Higher perplexity leads to higher spread in your data.

Uniform Manifold Approximation and Projection (UMAP)

UMAP is another dimension reduction method and it uses similar neighborhood approach as t-SNE except uses Riemannian geometry.

Here we are going to use the package umap and the function umap.
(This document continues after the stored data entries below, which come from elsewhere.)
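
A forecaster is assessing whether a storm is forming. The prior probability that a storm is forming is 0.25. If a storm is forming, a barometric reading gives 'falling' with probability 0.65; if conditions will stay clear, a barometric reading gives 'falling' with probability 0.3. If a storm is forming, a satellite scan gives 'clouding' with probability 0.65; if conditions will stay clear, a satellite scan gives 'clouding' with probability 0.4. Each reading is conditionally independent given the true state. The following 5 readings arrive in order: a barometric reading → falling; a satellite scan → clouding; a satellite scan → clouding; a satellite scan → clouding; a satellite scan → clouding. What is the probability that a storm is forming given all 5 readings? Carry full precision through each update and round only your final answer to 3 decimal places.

0.834

After a barometric reading='falling': P(storm) = 0.65·0.2500 / (0.65·0.2500 + 0.3·0.7500) ≈ 0.4194
After a satellite scan='clouding': P(storm) = 0.65·0.4194 / (0.65·0.4194 + 0.4·0.5806) ≈ 0.5399
After a satellite scan='clouding': P(storm) = 0.65·0.5399 / (0.65·0.5399 + 0.4·0.4601) ≈ 0.6560
After a satellite scan='clouding': P(storm) = 0.65·0.6560 / (0.65·0.6560 + 0.4·0.3440) ≈ 0.7560
After a satellite scan='clouding': P(storm) = 0.65·0.7560 / (0.65·0.7560 + 0.4·0.2440) ≈ 0.8343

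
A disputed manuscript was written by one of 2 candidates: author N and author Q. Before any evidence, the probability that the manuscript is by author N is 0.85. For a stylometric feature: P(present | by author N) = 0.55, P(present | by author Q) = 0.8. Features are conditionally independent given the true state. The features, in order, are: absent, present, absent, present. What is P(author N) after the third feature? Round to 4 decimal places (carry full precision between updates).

0.9517

After 'absent': P(author N) = 0.45·0.8500 / (0.45·0.8500 + 0.2·0.1500) ≈ 0.9273
After 'present': P(author N) = 0.55·0.9273 / (0.55·0.9273 + 0.8·0.0727) ≈ 0.8976
After 'absent': P(author N) = 0.45·0.8976 / (0.45·0.8976 + 0.2·0.1024) ≈ 0.9517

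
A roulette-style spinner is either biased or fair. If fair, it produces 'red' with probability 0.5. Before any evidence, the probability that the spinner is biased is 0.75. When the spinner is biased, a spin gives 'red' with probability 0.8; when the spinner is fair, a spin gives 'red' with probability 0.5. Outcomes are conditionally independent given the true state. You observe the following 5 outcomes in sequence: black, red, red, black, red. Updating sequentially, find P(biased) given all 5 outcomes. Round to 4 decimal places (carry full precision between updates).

After 'black': P(biased) = 0.2·0.7500 / (0.2·0.7500 + 0.5·0.2500) ≈ 0.5455
After 'red': P(biased) = 0.8·0.5455 / (0.8·0.5455 + 0.5·0.4545) ≈ 0.6575
After 'red': P(biased) = 0.8·0.6575 / (0.8·0.6575 + 0.5·0.3425) ≈ 0.7544
After 'black': P(biased) = 0.2·0.7544 / (0.2·0.7544 + 0.5·0.2456) ≈ 0.5513
After 'red': P(biased) = 0.8·0.5513 / (0.8·0.5513 + 0.5·0.4487) ≈ 0.6629

0.6629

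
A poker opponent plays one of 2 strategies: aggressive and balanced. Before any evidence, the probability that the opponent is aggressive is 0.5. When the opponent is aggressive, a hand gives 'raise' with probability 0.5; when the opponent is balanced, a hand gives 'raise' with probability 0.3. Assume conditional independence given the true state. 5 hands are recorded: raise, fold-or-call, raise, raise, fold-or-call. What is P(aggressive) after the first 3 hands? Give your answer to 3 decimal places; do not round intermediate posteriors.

0.665

Apply Bayes' rule sequentially, carrying P(aggressive) forward.
After 'raise': P(aggressive) = 0.5·0.5000 / (0.5·0.5000 + 0.3·0.5000) ≈ 0.6250
After 'fold-or-call': P(aggressive) = 0.5·0.6250 / (0.5·0.6250 + 0.7·0.3750) ≈ 0.5435
After 'raise': P(aggressive) = 0.5·0.5435 / (0.5·0.5435 + 0.3·0.4565) ≈ 0.6649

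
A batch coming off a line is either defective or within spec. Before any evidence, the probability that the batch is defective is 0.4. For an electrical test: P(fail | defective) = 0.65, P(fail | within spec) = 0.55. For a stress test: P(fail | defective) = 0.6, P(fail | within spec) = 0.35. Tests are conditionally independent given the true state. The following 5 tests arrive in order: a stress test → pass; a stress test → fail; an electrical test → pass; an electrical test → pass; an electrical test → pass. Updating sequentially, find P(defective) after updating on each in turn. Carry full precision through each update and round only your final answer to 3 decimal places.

0.249

After a stress test='pass': P(defective) = 0.4·0.4000 / (0.4·0.4000 + 0.65·0.6000) ≈ 0.2909
After a stress test='fail': P(defective) = 0.6·0.2909 / (0.6·0.2909 + 0.35·0.7091) ≈ 0.4129
After an electrical test='pass': P(defective) = 0.35·0.4129 / (0.35·0.4129 + 0.45·0.5871) ≈ 0.3536
After an electrical test='pass': P(defective) = 0.35·0.3536 / (0.35·0.3536 + 0.45·0.6464) ≈ 0.2985
After an electrical test='pass': P(defective) = 0.35·0.2985 / (0.35·0.2985 + 0.45·0.7015) ≈ 0.2486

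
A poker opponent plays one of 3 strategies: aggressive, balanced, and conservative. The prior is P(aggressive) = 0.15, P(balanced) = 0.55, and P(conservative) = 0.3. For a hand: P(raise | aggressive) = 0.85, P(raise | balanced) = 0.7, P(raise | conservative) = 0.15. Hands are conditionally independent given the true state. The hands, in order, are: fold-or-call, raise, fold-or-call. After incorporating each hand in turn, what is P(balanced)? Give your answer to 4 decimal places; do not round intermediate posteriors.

0.4948

After 'fold-or-call': normaliser = 0.15·0.1500 + 0.3·0.5500 + 0.85·0.3000; P(aggressive) ≈ 0.0508, P(balanced) ≈ 0.3729, P(conservative) ≈ 0.5763
After 'raise': normaliser = 0.85·0.0508 + 0.7·0.3729 + 0.15·0.5763; P(aggressive) ≈ 0.1106, P(balanced) ≈ 0.6681, P(conservative) ≈ 0.2213
After 'fold-or-call': normaliser = 0.15·0.1106 + 0.3·0.6681 + 0.85·0.2213; P(aggressive) ≈ 0.0410, P(balanced) ≈ 0.4948, P(conservative) ≈ 0.4643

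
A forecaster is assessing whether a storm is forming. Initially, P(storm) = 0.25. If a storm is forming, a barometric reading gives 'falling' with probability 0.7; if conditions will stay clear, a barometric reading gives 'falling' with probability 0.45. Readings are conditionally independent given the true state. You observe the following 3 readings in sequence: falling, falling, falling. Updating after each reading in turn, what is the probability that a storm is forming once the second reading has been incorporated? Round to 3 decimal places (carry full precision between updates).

0.446

Apply Bayes' rule sequentially, carrying P(storm) forward.
After 'falling': P(storm) = 0.7·0.2500 / (0.7·0.2500 + 0.45·0.7500) ≈ 0.3415
After 'falling': P(storm) = 0.7·0.3415 / (0.7·0.3415 + 0.45·0.6585) ≈ 0.4465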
Let’s apply UMAP on the iris dataset and generate a UMAP plot.

## umap
library(umap)

iris_umap = umap(iris_data)
str(iris_umap)
## List of 4
##  $ layout: num [1:150, 1:2] 11.2 13.2 13.8 13.9 11.4 ...
##  $ data  : num [1:150, 1:4] 5.1 4.9 4.7 4.6 5 5.4 4.6 5 4.4 4.9 ...
##   ..- attr(*, "dimnames")=List of 2
##   .. ..$ : NULL
##   .. ..$ : chr [1:4] "Sepal.Length" "Sepal.Width" "Petal.Length" "Petal.Width"
##  $ knn   :List of 2
##   ..$ indexes  : int [1:150, 1:15] 1 2 3 4 5 6 7 8 9 10 ...
##   ..$ distances: num [1:150, 1:15] 0 0 0 0 0 0 0 0 0 0 ...
##   ..- attr(*, "class")= chr "umap.knn"
##  $ config:List of 24
##   ..$ n_neighbors         : int 15
##   ..$ n_components        : int 2
##   ..$ metric              : chr "euclidean"
##   ..$ n_epochs            : int 200
##   ..$ input               : chr "data"
##   ..$ init                : chr "spectral"
##   ..$ min_dist            : num 0.1
##   ..$ set_op_mix_ratio    : num 1
##   ..$ local_connectivity  : num 1
##   ..$ bandwidth           : num 1
##   ..$ alpha               : num 1
##   ..$ gamma               : num 1
##   ..$ negative_sample_rate: int 5
##   ..$ a                   : num 1.58
##   ..$ b                   : num 0.895
##   ..$ spread              : num 1
##   ..$ random_state        : int 208585824
##   ..$ transform_state     : int NA
##   ..$ knn                 : logi NA
##   ..$ knn_repeats         : num 1
##   ..$ verbose             : logi FALSE
##   ..$ umap_learn_args     : logi NA
##   ..$ method              : chr "naive"
##   ..$ metric.function     :function (m, origin, targets)  
##   ..- attr(*, "class")= chr "umap.config"
##  - attr(*, "class")= chr "umap"
par(mfrow=c(1,1))
plot(iris_umap$layout[,1],
     iris_umap$layout[,2],
     col = species_cols, pch = 19)

# legend("topright",
#         legend = levels(mouse$FC),
#         col = species_cols,
#         pch = 19)

Exercise

For your exercise, try the following:

  • Return to your crabs data
  • Compute the principle components (PCs) for the numeric columns
  • Plot these PCs and color them by species (“sp”) and sex
  • Now compute 2 t-SNE components for these data and color by species and sex
  • Finally compute 2 UMAP components for these data and color by species and sex
  • Do any of these dimensionality reduction methods seem to segregate sex/species groups?